Welcome the Night
elcome the Night arrives four years after the release of So Long, Astoria, the album containing the Ataris’s Don Henley cover, and bandleader Kris Roe has spent the intervening time forgetting his punk-pop past and checking off items on the list of requirements for making an Album Of Great Maturity. After placing his band on an extended hiatus, he parted ways with major label Columbia, and subsequently signed to indie Sanctuary. Then, reconfiguring his line-up into an act seven members strong, including a keyboardist and cellist, all that remained for Roe to do was write enough darkly introverted tracks beset by excessively dense soundscapes and turgid melodrama to fill out an album.
Welcome the Night starts off on a good note. “Not Capable of Love” may be lyrically redundant to those who have followed the band’s career, but it’s everything the Ataris’ artistic leap forward should have been. Kicking off with a grinding, distorted bass line, it has all the light and shade that’s lacking on the following tracks and a chorus that manages to be impassioned and emotional without succumbing to melancholic lethargy. Likewise, “Connections Are More Dangerous Than Lies” deploys pounding drums and tightly-wound verses to finely control its tension and dynamics. Roe delivers its refrain, “If you’re not in love, stay where you are” as if he’s shouting at a dance floor, rather than a lover, and the track is all the better for it.
After these high points, though, the results are much more haphazard. The expanded palette occasionally results in the dreamy, melodic pop tunes they aim for, but it’s more often the case that the group’s indistinct instrumentation gets bogged down in a pervasive, purposeless gloom. The odd lighter moments—the bouncy keys introducing “When All Else Fails, It Fails,” the acoustic guitar on “Far from the Last Last Call”—offer welcome respite from the dreary haze that hangs over the record.

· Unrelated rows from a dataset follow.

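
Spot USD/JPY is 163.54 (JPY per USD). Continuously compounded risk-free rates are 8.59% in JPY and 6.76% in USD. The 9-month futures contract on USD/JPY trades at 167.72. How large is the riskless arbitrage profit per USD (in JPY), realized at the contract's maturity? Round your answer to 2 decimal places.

1.92 per USD (in JPY)

Fair futures: F* = S·e^(carry·T), with carry = (r_JPY − r_USD) = 0.0859 − 0.0676 = 0.0183
F* = 163.54 · e^(0.0183 × 9/12) = 163.54 · e^0.013725 = 163.54 × 1.013820 = 165.8001
Market 167.72 > fair 165.8001: forward overpriced → cash-and-carry (buy spot, short the forward).
At maturity, profit = |F_mkt − F*| = |167.72 − 165.8001| = 1.92 per USD (in JPY)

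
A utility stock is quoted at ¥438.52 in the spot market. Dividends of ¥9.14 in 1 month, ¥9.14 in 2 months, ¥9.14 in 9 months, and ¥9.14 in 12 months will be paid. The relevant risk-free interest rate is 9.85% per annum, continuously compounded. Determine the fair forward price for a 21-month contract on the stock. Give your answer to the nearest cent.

PV(dividends) I = 9.14·e^(−0.0985·1/12) + 9.14·e^(−0.0985·2/12) + 9.14·e^(−0.0985·9/12) + 9.14·e^(−0.0985·12/12)
I = 9.0653 + 8.9912 + 8.4891 + 8.2826 = 34.8282
F = (S − I)·e^(rT) = (438.52 − 34.8282) · e^(0.0985·21/12)
= 403.6918 · e^0.172375 = 403.6918 × 1.188123 = ¥479.64

¥479.64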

On probably the Ataris’ best-loved original, “San Dimas High School Football Rules,” from the 1999 album Blues Skies, Broken Hearts… Next 12 Exits, Roe propositioned a crush with a trip to Las Vegas, the kicker being that he’d “Even have Wayne Newton dedicate a song” to her. It was a promise somewhat lacking for a line meant to be loaded with heartfelt sentiment, but the moment was warm and funny and the track was sweetly written. Perhaps Wayne Newton performances are not the stuff of every young girl’s dreams, but if Roe could think that the object of his affections would be impressed by a crooner-endorsed serenade perhaps, we could believe, there was a woman out there who actually would be bowled over by the gesture. The youthful Atari’s lyrics may have been awkward at times, but they seemed natural and as such, were often curiously touching.

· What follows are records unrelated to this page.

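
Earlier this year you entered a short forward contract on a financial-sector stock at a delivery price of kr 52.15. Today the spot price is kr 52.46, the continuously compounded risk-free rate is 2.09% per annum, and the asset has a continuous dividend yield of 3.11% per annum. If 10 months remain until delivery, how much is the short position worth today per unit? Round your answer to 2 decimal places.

kr 0.13

Current fair forward for the remaining 10 months: F = S·e^((r − q)·T), (r − q) = 0.0209 − 0.0311 = -0.0102
F = 52.46 · e^(-0.0102 × 10/12) = 52.46 × 0.991536 = 52.0160
Value of long forward = (F − K)·e^(−rT) = (52.0160 − 52.15) · e^(−0.0209·10/12)
= -0.1340 × 0.982734 = -0.13
Short position value = −(long value) = kr 0.13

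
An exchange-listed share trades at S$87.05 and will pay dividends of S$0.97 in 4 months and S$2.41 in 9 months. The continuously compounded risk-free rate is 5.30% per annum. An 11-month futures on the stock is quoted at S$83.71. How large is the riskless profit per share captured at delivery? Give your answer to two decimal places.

S$4.24 per share

PV(dividends) I = 0.97·e^(−0.0530·4/12) + 2.41·e^(−0.0530·9/12) = 3.2691
Fair futures F* = (S − I)·e^(rT) = (87.05 − 3.2691)·e^0.048583 = 83.7809 × 1.049783 = 87.9518
Market S$83.71 < fair 87.9518: forward underpriced → reverse cash-and-carry (short the stock, invest proceeds at r, pay the dividends, go long the forward).
Profit at T = |F_mkt − F*| = |83.71 − 87.9518| = S$4.24 per share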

Roe is more guarded now, and, sadly, his gauche sincerity has given way to a vague generality that is just as graceless and nowhere near as interesting. Welcome the Night is obsessed with decay and regret, love and sadness, but Roe makes little effort to give context and definition to his emotions—his attempts at meaningful statements have all the wide-eyed earnestness and inflated-importance of the undergraduate or are simply laughable. (On “Cardiff-By-Sea,” for example, he expresses his apparently profound euphoria by singing the word “euphoria” over and over again.)

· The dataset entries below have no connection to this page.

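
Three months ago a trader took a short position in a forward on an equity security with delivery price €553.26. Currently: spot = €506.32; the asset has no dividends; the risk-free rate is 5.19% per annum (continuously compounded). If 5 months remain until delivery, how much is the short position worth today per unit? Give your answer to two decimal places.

€35.10

Current fair forward for the remaining 5 months: F = S·e^(r·T), r = 0.0519
F = 506.32 · e^(0.0519 × 5/12) = 506.32 × 1.021861 = 517.3887
Value of long forward = (F − K)·e^(−rT) = (517.3887 − 553.26) · e^(−0.0519·5/12)
= -35.8713 × 0.978607 = -35.10
Short position value = −(long value) = €35.10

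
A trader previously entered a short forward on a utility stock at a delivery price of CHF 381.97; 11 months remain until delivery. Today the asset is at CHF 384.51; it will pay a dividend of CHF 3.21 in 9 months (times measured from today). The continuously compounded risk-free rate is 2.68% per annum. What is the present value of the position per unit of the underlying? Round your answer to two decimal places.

PV(remaining dividends) I = 3.21·e^(−0.0268·9/12) = 3.1461
Current forward F = (S − I)·e^(rT) = (384.51 − 3.1461)·e^(0.0268·11/12) = 381.3639 × 1.024871 = 390.8488
Value (long) = (F − K)·e^(−rT) = (390.8488 − 381.97) × 0.975733 = 8.6633
Short position value = −(long value) = -CHF 8.66

-CHF 8.66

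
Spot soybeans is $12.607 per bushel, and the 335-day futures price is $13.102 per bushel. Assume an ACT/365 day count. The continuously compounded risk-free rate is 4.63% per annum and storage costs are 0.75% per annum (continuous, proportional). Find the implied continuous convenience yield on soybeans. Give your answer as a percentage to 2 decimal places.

1.18%

F = S·e^((r+u−y)T) ⇒ (r+u−y) = ln(F/S)/T
ln(13.102/12.607) = 0.038513; /T ⇒ 0.041962
y = r + u − ln(F/S)/T = 0.0463 + 0.0075 − 0.041962 = 0.011838
y = 1.18%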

It’s possible for punk-pop groups to mature into ambitious territory; Brand New proved as much with their excellent 2006 album The Devil and God are Raging Inside Me. They did it, though, by taking risks and honing their strengths. On “The Cheyenne Line” Roe sings, “We threw out our convictions, and traded them for substance,” neatly encapsulating his problem: the Ataris have always found more success with conviction than substance, and Welcome the Night contains too little of either.